In October 1990, Wendy Kilbourne (Devon King) left the show due to her pregnancy. Lisa Eilbacher (Nicky Molloy) became the new female lead role.

==Episodes==

| Season | Episodes |  | Originally released |  |
| First released | Last released |
| 1 | 17 |  | November 25, 1988 | May 9, 1989 |
| 2 | 21 |  | September 19, 1989 | May 15, 1990 |
| 3 | 23 |  | September 28, 1990 | May 10, 1991 |

==Cast and characters==

- Gary Cole as Jack Killian
- Wendy Kilbourne as Devon King
- Dennis Dun as Billy Po
- Mykelti Williamson as Deacon Bridges
- Arthur Taxier as Lt. Carl Zymak
- Lisa Eilbacher as Nicky Molloy

==Production==

===Title===
Series creator Richard DiLello took the title of the series from a song written by Pete Ham for the band Badfinger. DiLello had previously authored The Longest Cocktail Party, a history of the rise and fall of The Beatles' corporation, Apple Corps, and their record label, Apple Records, where Badfinger had originally been signed. The song itself had no relation to the series' subject matter; it had been written by Ham in tribute to a friend of the band who had resorted to working as a high-priced prostitute to pay her bills.

===Production===
The series was filmed on location in San Francisco. Interior shots were done at a studio complex in the city, while exterior shots happened on location.

===Theme song===
The series theme, as performed by Rick Braun, has become a popular mainstay on Smooth Jazz radio stations.

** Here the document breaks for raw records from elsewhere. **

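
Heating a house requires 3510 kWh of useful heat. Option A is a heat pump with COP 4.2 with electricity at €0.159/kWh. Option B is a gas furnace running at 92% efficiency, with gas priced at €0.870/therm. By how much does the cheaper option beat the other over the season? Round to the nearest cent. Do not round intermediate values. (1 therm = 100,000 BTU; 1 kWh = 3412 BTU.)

Heat load = 3510 kWh × 3412 = 11,976,120 BTU
Gas: input = 11,976,120 / 0.92 = 13,017,522 BTU = 130.2 therm → 130.2 × €0.870 = €113.25
Heat pump: 11,976,120 BTU / 3412 = 3,510 kWh heat; / 4.2 = 835.7 kWh in → × €0.159 = €132.88
Difference = |€113.25 − €132.88| = €19.63

€19.63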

==="After It Happened" controversy===

In the 1988 episode "After It Happened", a bisexual man is depicted as an AIDS carrier who deliberately infects heterosexual women. As originally conceived, the man is gunned down in a vigilantism murder by one of the women whom he infects, and a medical team in full Hazmat suit comes to take his body away as Jack Killian comforts the distraught shooter. In the broadcast version, the victim is stopped before she can kill the carrier. Coming in the early years of the epidemiology of HIV/AIDS in the US at a time when public understanding of the disease was quite low, the proposed episode was immediately criticised as sensationalistic, ignorant of bisexuality, and pseudoscience. Protests were launched by GLAAD, BiNet USA and bialogue, among others. Additionally ACT UP pickets disrupted the show's filming. Then-NBC affiliate KRON-TV in San Francisco ran a disclaimer before the show with an AIDS hotline number and aired a half-hour live special, Midnight Caller: The Response, during which activists and public health officials aired their grievances.

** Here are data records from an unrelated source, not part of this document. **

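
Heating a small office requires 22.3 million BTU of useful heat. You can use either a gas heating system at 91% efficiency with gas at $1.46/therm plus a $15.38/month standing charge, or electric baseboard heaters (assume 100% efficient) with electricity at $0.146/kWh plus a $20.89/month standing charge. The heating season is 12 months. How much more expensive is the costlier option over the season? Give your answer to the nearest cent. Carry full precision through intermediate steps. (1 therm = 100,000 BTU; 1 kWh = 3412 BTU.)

Heat load = 22.3 × 10⁶ BTU = 22,300,000 BTU
Gas: input = 22,300,000 / 0.91 = 24,505,495 BTU = 245.1 therm → 245.1 × $1.46 = $357.78; + 12 × $15.38 standing = $542.34
Electric: 22,300,000 BTU / 3412 = 6,536 kWh → × $0.146 = $954.22; + 12 × $20.89 standing = $1,204.90
Difference = |$542.34 − $1,204.90| = $662.56

$662.56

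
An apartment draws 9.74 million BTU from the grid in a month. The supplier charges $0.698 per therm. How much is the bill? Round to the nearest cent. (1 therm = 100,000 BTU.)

$67.99

9.74 million BTU × (10 therm/million BTU) = 97.4 therm
Cost = 97.4 therm × $0.698/therm = $67.99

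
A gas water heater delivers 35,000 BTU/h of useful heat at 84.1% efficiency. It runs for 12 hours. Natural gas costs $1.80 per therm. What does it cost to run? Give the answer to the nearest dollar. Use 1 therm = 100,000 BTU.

Heat delivered = 35,000 BTU/h × 12 h = 420,000 BTU
Gas input = 420,000 / 0.841 = 499,405 BTU
= 499,405 / 100,000 = 4.994 therm
Cost = 4.994 × $1.80/therm = $8.99 ≈ $9

$9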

==Awards and nominations==
In 1989, both Kay Lenz and Joe Spano won an Emmy Award for Outstanding Guest Actress in a Drama Series and Outstanding Guest Actor in a Drama Series, for their performances in the episodes "After It Happened" and "The Execution of John Saringo", respectively.

| Year | Award | Category | Nominated work | Result |
| 1989 | Primetime Emmy Awards | Outstanding Guest Actor in a Drama Series | Peter Boyle | Nominated |
| Joe Spano | Won |
| Outstanding Guest Actress in a Drama Series | Kay Lenz | Won |
| Outstanding Directing for a Drama Series | Thomas Carter, "Pilot" | Nominated |
| 1990 | Outstanding Guest Actor in a Drama Series | Bruce Weitz | Nominated |
| Outstanding Guest Actress in a Drama Series | Kay Lenz | Nominated |
| Outstanding Cinematography for a Series | Bradley B. Six | Nominated |
| Outstanding Editing - Single Camera | Roger Bondelli | Nominated |

==International distribution==
In the Philippines, the show was broadcast on PTV-4 from 1990 to 1991, and then ABC-5 from 1992 to 1996, with dubbing in Tagalog from 1994. In the UK, it was broadcast by BBC1 from 1989, before later being re-run on ITV in the late '90s, and being re-acquired for broadcast by Forces TV in 2021. In New Zealand, the series was one of the early shows on the then-newly launched TV3, and it was screened in the early 1990s.

It is not currently available on any streaming channel.